GIV社のワイン造りのポリシーは4つ有ります。一つ目は、ワイン造りに関わるすべての人に対する「敬意」です。この「敬意」はぶどうを栽培してくれる農家の方やお客様に対する「敬意」も当然含まれます。2つ目は産地、土地の個性、DOC(原産地呼称統制)の考え方に対して「誠実」であること。3つ目は「真剣さ」です。ボッラの使命はお客様に高品質のワインを届ける事、その事に対し常に真剣である事。最後は「文化」です。地元の農業文化を尊重したワイン造りを行う・・・・・これら4つのポリシーを守りつつ日々品質の高いワインを造るべく努力を続けています。
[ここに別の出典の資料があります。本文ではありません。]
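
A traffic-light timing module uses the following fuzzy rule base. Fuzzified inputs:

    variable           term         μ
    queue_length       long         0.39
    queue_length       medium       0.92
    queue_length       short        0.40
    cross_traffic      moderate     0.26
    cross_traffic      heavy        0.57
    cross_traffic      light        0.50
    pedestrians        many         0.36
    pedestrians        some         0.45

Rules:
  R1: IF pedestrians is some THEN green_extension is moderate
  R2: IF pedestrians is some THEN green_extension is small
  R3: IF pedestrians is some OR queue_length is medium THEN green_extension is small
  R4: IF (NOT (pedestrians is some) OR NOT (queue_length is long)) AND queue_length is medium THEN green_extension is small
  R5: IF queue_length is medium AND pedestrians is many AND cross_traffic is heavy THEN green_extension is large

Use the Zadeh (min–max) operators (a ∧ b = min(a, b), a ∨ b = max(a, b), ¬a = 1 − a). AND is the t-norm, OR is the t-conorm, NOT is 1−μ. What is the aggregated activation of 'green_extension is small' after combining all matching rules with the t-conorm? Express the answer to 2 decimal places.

R1: some=0.45 → w = 0.45
R2: some=0.45 → w = 0.45
R3: some=0.45, medium=0.92; OR[max(a, b)] → w = 0.92
R4: (¬some=1−0.45=0.55 OR ¬long=1−0.39=0.61) = 0.61; AND[min(a, b)] with medium=0.92 → w = 0.61
R5: medium=0.92, many=0.36, heavy=0.57; AND[min(a, b)] → w = 0.36
Rules with consequent 'small': {R2, R3, R4} → strengths 0.45, 0.92, 0.61
Aggregate via t-conorm [max(a, b)]: 0.92

0.92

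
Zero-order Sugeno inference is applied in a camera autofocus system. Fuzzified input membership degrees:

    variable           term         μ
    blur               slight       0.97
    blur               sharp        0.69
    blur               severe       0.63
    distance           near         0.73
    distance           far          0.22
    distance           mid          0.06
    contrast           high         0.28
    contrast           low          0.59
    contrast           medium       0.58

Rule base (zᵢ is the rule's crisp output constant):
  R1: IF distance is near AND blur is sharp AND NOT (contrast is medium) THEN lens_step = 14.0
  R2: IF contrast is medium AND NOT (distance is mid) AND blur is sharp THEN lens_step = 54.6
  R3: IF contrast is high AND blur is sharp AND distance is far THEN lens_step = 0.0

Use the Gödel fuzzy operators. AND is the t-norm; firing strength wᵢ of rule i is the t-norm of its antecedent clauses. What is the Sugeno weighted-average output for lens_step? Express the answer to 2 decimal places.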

ボッラのソアーヴェ クラッシコはガルガネーガ種とトレビアーノ種で醸されます。柑橘系を思わせる爽やかな香りと、熟した洋梨や白い花を連想させる香りが豊かです。口に入れると丸みのあるアタックで果実の完熟からくる甘やかな印象があります。
いかとパプリカの冷製パスタと合わせます。パプリカの青々しい香りと良く焼かれた事によって出てくる「甘香ばしい」香りがあります。それと食欲をそそる、にんにくとオリーブオイルの香り・・・・口に運ぶと、冷たく旨みが広がります。良く焼かれたパプリカがとろみを持ち、それに和えられたイカがねっとりと絡みます。冷たく爽やかではあるのですが旨み充分です。ソアーヴェをあわせると、少したっぷりと丸みのあるテクスチュアが良くあっています。ワインサイドにほんのりとした甘みと充実したコクがありますから、お料理に負けていません。「合いますねぇ!!」「さすが、パスタとイタリアワインですね」「松の実が炒られて香ばしくなっているのですが、それがソアーヴェの香りと良くマッチしています」
ボッラが持っているほんのりとした苦味も冷製パスタの味わいを引き締めていました。また、ピンクペッパーとのコンビネーションも楽しかったです。
参加者の3/4がイチオシに押す圧倒的イチオシに選ばれたこのワイン、ボッラのソアーヴェの実力をまざまざと見せ付けたマリアージュでした。